IMPROVING BREAST CANCER DIAGNOSIS USING ATTENTION-ENHANCED HYBRID CNN–TRANSFORMER MODEL

Abstract

Breast cancer is the most common cancer among women and the most frequently diagnosed cancer worldwide. Recent advancements in deep learning have led to significant improvements in tumor detection from breast ultrasound (BUSI) images, enhancing the diagnostic accuracy of breast cancer screening. Although deep convolutional neural networks (CNNs) and transformerbased architectures have individually yielded promising results, challenges such as low contrast, spatial variability, and irregular tumor shapes continue to hinder the robustness of current methods. Therefore, in this study, a novel hybrid CNN–Transformer framework is proposed to improve discriminative feature extraction for BUSI cancer analysis. The network employs a dual-branch architecture, integrating features extracted from both CNN and transformer models. In the first branch, the Swin Transformer is combined with a Triplet Attention to strengthen its ability to learn long-range dependencies and global contextual information. The Triple Attention module processes feature maps along three orthogonal axes, enabling a more effective representation of both spatial and channel-level relationships. The second branch incorporates the Efficient Net architecture augmented with an Efficient Channel Attention (ECA) module, which facilitates adaptive channel-level feature recalibration.
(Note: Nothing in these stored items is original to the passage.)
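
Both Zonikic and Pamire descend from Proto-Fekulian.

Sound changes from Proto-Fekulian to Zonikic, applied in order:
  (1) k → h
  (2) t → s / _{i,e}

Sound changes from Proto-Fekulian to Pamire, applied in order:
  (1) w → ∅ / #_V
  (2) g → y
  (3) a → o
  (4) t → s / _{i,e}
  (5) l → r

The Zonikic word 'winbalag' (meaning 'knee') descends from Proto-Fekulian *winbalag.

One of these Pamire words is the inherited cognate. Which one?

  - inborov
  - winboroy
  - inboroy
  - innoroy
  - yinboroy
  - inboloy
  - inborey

inboroy

Pamire: start from *winbalag.
  rule 1 (glide loss): winbalag → inbalag
  rule 2 (unconditioned shift): inbalag → inbalay
  rule 3 (vowel merger): inbalay → inboloy
  rule 4: no change — inboloy
  rule 5 (unconditioned shift): inboloy → inboroy
  ⇒ Pamire inboroy
Only 'inboroy' matches the regular Pamire development of *winbalag.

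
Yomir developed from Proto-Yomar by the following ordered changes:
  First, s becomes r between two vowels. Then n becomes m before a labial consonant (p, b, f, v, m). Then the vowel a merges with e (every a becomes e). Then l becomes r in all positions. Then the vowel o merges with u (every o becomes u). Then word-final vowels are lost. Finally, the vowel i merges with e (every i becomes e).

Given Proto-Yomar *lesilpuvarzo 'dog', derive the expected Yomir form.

Yomir: *lesilpuvarzo > lerilpuvarzo > lerilpuverzo > rerirpuverzo > rerirpuverzu > rerirpuverz > rererpuverz  (by rhotacism, vowel merger, unconditioned shift, vowel merger, apocope, vowel merger)

rererpuverz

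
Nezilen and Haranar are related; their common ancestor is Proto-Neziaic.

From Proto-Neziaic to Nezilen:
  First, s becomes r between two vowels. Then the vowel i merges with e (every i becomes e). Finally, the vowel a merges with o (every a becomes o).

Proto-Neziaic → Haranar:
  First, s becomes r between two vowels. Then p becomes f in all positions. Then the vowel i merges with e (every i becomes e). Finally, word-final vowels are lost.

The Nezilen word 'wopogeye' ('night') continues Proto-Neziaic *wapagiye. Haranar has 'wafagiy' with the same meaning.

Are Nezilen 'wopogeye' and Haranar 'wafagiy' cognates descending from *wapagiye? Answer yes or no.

no

Derive the expected Haranar reflex of *wapagiye:
Haranar: *wapagiye > wafagiye > wafageye > wafagey  (by unconditioned shift, vowel merger, apocope)
The regular Haranar reflex would be 'wafagey', but the attested form is 'wafagiy'. The correspondence is irregular, so they are not cognates (the Haranar form has a different source).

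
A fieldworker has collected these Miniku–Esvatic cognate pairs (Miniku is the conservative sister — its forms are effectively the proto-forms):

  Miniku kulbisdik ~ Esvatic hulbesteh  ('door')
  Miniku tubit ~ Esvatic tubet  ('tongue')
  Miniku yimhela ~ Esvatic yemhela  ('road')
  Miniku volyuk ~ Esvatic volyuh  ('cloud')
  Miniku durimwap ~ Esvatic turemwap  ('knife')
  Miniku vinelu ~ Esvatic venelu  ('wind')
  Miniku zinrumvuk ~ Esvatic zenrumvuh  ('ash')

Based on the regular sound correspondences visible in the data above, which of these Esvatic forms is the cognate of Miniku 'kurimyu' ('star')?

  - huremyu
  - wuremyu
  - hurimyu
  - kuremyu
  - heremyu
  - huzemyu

huremyu

kulbisdik ~ hulbesteh — Miniku k corresponds to Esvatic h word-initially before a back vowel.
yimhela ~ yemhela, durimwap ~ turemwap — Miniku i corresponds to Esvatic e after a consonant, before a nasal.
Applying these to Miniku 'kurimyu':
  kurimyu → hurimyu   (k→h word-initially before a back vowel)
  hurimyu → huremyu   (i→e after a consonant, before a nasal)
So the Esvatic cognate is 'huremyu'.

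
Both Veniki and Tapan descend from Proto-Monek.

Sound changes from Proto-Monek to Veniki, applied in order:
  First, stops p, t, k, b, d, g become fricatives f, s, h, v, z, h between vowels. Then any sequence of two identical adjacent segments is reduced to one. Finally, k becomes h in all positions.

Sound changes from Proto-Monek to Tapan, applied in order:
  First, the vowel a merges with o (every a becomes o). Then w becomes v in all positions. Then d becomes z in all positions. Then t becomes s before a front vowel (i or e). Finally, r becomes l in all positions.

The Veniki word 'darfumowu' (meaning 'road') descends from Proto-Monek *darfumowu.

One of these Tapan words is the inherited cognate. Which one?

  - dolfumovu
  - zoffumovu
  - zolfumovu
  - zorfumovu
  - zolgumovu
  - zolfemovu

Tapan: *darfumowu > dorfumowu > dorfumovu > zorfumovu > zolfumovu  (by vowel merger, unconditioned shift, unconditioned shift, unconditioned shift)

zolfumovu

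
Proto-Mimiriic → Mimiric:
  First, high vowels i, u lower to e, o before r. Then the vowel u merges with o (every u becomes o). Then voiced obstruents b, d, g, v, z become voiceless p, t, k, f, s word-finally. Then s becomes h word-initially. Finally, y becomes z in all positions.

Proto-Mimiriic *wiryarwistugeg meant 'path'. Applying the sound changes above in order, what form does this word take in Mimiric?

werzarwistogek

Mimiric: *wiryarwistugeg > weryarwistugeg > weryarwistogeg > weryarwistogek > werzarwistogek  (by pre-rhotic lowering, vowel merger, final devoicing, unconditioned shift)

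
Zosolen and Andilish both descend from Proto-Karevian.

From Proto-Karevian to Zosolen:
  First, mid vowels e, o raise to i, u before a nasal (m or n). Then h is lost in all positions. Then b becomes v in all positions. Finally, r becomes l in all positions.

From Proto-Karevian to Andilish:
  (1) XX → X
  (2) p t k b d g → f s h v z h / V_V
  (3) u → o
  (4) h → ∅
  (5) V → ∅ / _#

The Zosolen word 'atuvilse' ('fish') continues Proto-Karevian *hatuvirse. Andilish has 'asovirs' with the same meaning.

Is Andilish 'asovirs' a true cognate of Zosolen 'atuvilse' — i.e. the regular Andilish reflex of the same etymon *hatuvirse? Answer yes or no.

Derive the expected Andilish reflex of *hatuvirse:
Andilish: start from *hatuvirse.
  rule 1: no change — hatuvirse
  rule 2 (intervocalic lenition): hatuvirse → hasuvirse
  rule 3 (vowel merger): hasuvirse → hasovirse
  rule 4 (h-loss): hasovirse → asovirse
  rule 5 (apocope): asovirse → asovirs
  ⇒ Andilish asovirs
Andilish 'asovirs' matches the regular reflex exactly, so the pair is cognate.

yes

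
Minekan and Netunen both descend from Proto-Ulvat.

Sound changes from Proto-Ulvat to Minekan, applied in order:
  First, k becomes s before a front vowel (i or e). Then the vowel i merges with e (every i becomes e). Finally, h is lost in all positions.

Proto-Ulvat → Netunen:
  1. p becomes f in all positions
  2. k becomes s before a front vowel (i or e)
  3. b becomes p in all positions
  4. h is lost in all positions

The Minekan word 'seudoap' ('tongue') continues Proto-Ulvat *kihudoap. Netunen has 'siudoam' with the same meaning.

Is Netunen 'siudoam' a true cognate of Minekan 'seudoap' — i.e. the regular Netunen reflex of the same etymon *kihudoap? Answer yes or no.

no

Derive the expected Netunen reflex of *kihudoap:
Netunen: *kihudoap > kihudoaf > sihudoaf > siudoaf  (by unconditioned shift, palatalisation, h-loss)
The regular Netunen reflex would be 'siudoaf', but the attested form is 'siudoam'. The correspondence is irregular, so they are not cognates (the Netunen form has a different source).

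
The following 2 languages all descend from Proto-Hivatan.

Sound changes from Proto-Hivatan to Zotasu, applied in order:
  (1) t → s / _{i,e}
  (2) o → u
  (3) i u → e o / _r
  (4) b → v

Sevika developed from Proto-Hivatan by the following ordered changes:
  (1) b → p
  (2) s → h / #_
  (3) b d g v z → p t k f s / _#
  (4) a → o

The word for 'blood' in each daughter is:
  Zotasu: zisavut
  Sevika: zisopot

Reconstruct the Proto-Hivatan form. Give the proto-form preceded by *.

Position 6: Zotasu has u, Sevika has o. Taking the neighbouring segments as reconstructed: Zotasu u could go back to *o or *u; Sevika o could go back to *a or *o — the one source consistent with every daughter is *o.
Position 5: Zotasu has v, Sevika has p. Taking the neighbouring segments as reconstructed: Zotasu v could go back to *b or *v; Sevika p could go back to *p or *b — the one source consistent with every daughter is *b.
This points to *zisabot. Verify forward in each daughter:
Zotasu: *zisabot
  zisabot (rule 1 does not apply)
  zisabot → zisabut   [vowel merger]
  zisabut (rule 3 does not apply)
  zisabut → zisavut   [unconditioned shift]
  giving Zotasu zisavut.
Sevika: *zisabot > zisapot > zisopot  (by unconditioned shift, vowel merger)
*zisabot is the unique common source.

*zisabot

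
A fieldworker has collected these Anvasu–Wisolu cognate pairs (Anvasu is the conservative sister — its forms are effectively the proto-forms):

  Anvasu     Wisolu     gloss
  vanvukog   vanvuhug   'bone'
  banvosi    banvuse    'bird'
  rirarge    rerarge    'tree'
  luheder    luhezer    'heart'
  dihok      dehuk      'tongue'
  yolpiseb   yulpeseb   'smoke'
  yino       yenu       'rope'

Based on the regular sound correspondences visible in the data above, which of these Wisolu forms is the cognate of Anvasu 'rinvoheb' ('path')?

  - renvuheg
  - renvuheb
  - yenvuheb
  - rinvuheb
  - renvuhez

renvuheb

yino ~ yenu — Anvasu i corresponds to Wisolu e after a consonant, before a nasal.
vanvukog ~ vanvuhug, banvosi ~ banvuse — Anvasu o corresponds to Wisolu u after a consonant, before a consonant other than r, m, n, p, b, f, v.
Applying these to Anvasu 'rinvoheb':
  rinvoheb → renvoheb   (i→e after a consonant, before a nasal)
  renvoheb → renvuheb   (o→u after a consonant, before a consonant other than r, m, n, p, b, f, v)
So the Wisolu cognate is 'renvuheb'.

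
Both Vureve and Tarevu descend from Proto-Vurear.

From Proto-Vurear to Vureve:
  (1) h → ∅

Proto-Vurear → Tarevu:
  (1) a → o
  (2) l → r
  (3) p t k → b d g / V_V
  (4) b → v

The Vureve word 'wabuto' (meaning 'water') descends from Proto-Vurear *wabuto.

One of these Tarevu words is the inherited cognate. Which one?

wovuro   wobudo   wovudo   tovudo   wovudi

Tarevu: *wabuto
  wabuto → wobuto   [vowel merger]
  wobuto (rule 2 does not apply)
  wobuto → wobudo   [intervocalic voicing]
  wobudo → wovudo   [unconditioned shift]
  giving Tarevu wovudo.
The other candidates each miss or misapply at least one Tarevu change.

wovudo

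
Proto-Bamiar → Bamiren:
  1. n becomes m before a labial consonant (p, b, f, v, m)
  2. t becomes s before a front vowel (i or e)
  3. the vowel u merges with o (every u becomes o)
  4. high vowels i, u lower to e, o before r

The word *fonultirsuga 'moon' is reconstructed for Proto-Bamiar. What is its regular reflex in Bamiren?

Bamiren: *fonultirsuga > fonulsirsuga > fonolsirsoga > fonolsersoga  (by palatalisation, vowel merger, pre-rhotic lowering)

fonolsersoga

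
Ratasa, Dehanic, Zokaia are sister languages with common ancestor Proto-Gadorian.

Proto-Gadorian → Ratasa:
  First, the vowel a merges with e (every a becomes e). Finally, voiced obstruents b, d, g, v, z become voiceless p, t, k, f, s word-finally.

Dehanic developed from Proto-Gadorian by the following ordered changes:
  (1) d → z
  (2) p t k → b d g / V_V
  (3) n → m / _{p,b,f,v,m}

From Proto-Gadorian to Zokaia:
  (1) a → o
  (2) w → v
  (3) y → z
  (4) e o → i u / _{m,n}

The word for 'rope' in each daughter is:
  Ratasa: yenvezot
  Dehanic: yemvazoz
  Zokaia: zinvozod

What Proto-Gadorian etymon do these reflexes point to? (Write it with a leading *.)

*yenvazod

Position 5: Ratasa has e, Dehanic has a, Zokaia has o. Dehanic preserves a here (none of its changes turn any other segment into a), so the proto-segment is *a.
Position 2: Ratasa has e, Dehanic has e, Zokaia has i. Dehanic preserves e here (none of its changes turn any other segment into e), so the proto-segment is *e.
Position 8: Ratasa has t, Dehanic has z, Zokaia has d. Zokaia preserves d here (none of its changes turn any other segment into d), so the proto-segment is *d.
This points to *yenvazod. Verify forward in each daughter:
Ratasa: *yenvazod
  yenvazod → yenvezod   [vowel merger]
  yenvezod → yenvezot   [final devoicing]
  giving Ratasa yenvezot.
Dehanic: start from *yenvazod.
  rule 1 (unconditioned shift): yenvazod → yenvazoz
  rule 2: no change — yenvazoz
  rule 3 (nasal place assimilation): yenvazoz → yemvazoz
  ⇒ Dehanic yemvazoz
Zokaia: *yenvazod > yenvozod > zenvozod > zinvozod  (by vowel merger, unconditioned shift, pre-nasal raising)
*yenvazod is the unique common source.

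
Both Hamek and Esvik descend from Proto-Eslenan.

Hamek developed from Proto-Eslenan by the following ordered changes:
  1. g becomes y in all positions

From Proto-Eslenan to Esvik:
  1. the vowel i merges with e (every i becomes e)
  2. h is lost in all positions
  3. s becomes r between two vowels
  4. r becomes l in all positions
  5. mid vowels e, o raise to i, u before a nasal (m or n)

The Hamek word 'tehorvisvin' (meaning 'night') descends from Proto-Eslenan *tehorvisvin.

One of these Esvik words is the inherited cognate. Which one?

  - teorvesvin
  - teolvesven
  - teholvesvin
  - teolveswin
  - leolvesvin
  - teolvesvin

Esvik: *tehorvisvin > tehorvesven > teorvesven > teolvesven > teolvesvin  (by vowel merger, h-loss, unconditioned shift, pre-nasal raising)
Only 'teolvesvin' matches the regular Esvik development of *tehorvisvin.

teolvesvin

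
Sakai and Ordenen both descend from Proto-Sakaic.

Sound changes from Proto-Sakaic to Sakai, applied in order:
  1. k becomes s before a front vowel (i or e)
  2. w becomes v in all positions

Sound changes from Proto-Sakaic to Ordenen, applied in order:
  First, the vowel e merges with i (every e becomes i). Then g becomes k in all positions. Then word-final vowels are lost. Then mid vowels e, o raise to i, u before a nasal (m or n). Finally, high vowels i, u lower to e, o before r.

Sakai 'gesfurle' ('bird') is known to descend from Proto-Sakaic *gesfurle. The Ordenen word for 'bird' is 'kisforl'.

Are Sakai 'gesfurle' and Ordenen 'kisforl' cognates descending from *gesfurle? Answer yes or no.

Derive the expected Ordenen reflex of *gesfurle:
Ordenen: *gesfurle > gisfurli > kisfurli > kisfurl > kisforl  (by vowel merger, unconditioned shift, apocope, pre-rhotic lowering)
Ordenen 'kisforl' matches the regular reflex exactly, so the pair is cognate.

yes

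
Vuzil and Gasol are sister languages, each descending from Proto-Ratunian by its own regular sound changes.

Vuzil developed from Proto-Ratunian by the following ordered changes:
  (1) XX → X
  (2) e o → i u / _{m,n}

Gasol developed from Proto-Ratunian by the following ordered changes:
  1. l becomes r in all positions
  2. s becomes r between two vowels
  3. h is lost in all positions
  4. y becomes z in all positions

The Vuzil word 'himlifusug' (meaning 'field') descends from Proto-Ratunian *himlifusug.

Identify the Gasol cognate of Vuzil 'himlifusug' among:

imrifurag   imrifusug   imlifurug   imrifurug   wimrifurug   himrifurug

imrifurug

Gasol: start from *himlifusug.
  rule 1 (unconditioned shift): himlifusug → himrifusug
  rule 2 (rhotacism): himrifusug → himrifurug
  rule 3 (h-loss): himrifurug → imrifurug
  rule 4: no change — imrifurug
  ⇒ Gasol imrifurug
Among the options, 'imrifurug' alone shows every Gasol change applied in order.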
This design allows the model to emphasize diagnostically salient regions within ultrasound images. High-level features from both branches are fused for final classification. Experimental results on the BUSI dataset demonstrate that the proposed architecture achieves superior performance, with 97.4% accuracy, 97.9% precision, 97.9% sensitivity, and a 97.9% F1-score. These outcomes confirm the effectiveness of the proposed hybrid CNN–Transformer design in improving automated breast cancer diagnosis using ultrasound imaging.